Still a third hesitation is that there are some financial secrets you want to keep secret. Does that bar you from implementing open-book management? Nope, says Minnick, who has helped many American Express TBS companies, most closely held, open their finances to employees. That's because disclosure doesn't have to mean full disclosure. The numbers you give employees should be limited to those that are meaningful to them and that they can influence. That way, their focus is narrowed to their own spheres of influence the areas where they can potentially make a difference.

OPEN-BOOK LESSONS

Will employees instantly grasp what the numbers are all about? Probably not, and the business that prints copies of its spreadsheets, hands them out to workers, and announces "we're now open-book" is making the classic goof. "The main way to wrongly implement this program is to tell people the numbers but not what they mean," says Lauter. "Sharing information is good, but to make this approach effective, you need to help them understand what it all means."

At American Express TBS, for instance, open-book implementation starts by bringing employees together to play "Profit and Cash." The board game, similar to Monopoly, teaches workers the meaning of accounting touchstones such as sales, profits, cost of goods and cash flow.

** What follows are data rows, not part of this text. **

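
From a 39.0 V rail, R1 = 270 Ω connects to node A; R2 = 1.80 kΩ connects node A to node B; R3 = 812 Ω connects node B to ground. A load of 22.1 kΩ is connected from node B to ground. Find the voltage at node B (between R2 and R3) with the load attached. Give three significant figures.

At node B, R3 is in parallel with the load: R3‖R_L = 783.2 Ω.
Below node A the resistance is R2 + (R3‖R_L) = 2583 Ω, so V_A = 39.0 × 2583/2853 = 35.31 V.
Then V_B = V_A × (R3‖R_L)/(R2 + R3‖R_L) = 35.31 × 783.2/2583 = 10.7 V.

V ≈ 10.7 V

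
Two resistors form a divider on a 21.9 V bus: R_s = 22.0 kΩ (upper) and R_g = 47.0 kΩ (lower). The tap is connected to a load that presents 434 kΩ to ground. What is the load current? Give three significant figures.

I_L ≈ 0.0332 mA

R_g‖R_L = 42.41 kΩ; V_out = 21.9 × 42.41/64.41 = 14.42 V.
I_L = V_out / R_L = 14.42 / 434 kΩ = 0.0332 mA.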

Whether via a formal game or simply through talking about business economics, you've got to raise your employees' comprehension at the starting gate. "For this program to work, the first thing employees need is an understanding of how a business operates," says Minnick. "The goal here isn't to turn everybody into accountants. But you do want them to understand how the company makes money and what effect they have."

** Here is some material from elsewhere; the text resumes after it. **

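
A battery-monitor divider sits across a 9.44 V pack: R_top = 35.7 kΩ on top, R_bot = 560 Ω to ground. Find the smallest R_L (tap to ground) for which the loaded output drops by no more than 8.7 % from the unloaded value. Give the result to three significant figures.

R_L(min) ≈ 5.79 kΩ

Output resistance R_th = R_top‖R_bot = (35700 × 560)/36260 = 551.4 Ω.
The fractional drop is R_th/(R_th + R_L); requiring this ≤ 0.0870 gives R_L ≥ R_th(1/0.0870 − 1) = 551.4 × 10.49 = 5.79 kΩ.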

Then there's the second most frequent goof, which is not letting employees become more involved in decision-making. "Once they have the information, they have the [ability] to become more involved," says Lauter. "If you fail to let them, you'll only create more problems for yourself. Open the books, and you have to be prepared to let your workers have a voice. If you're not ready for this, don't try open-book management."

Let's say you go over the numbers with your shipping department and they come back with a suggestion to switch delivery services to cut costs. You may be used to responding "No, I'm happy with the present service," but that won't cut it once you implement open-book management. Now when you make a decision, you need to offer an explanation. That's because as employees grasp the numbers, their sense of ownership of their jobs soars. And they simply won't put up with a boss who barks commands and expects them to be followed no matter what. "Open-book management transforms workers into active, involved, thinking employees," says Case. If the downside is those kinds of workers won't meekly obey every whim of the boss, the upside is that "these are exactly the kinds of workers your success in today's highly competitive marketplace depends on," Case explains.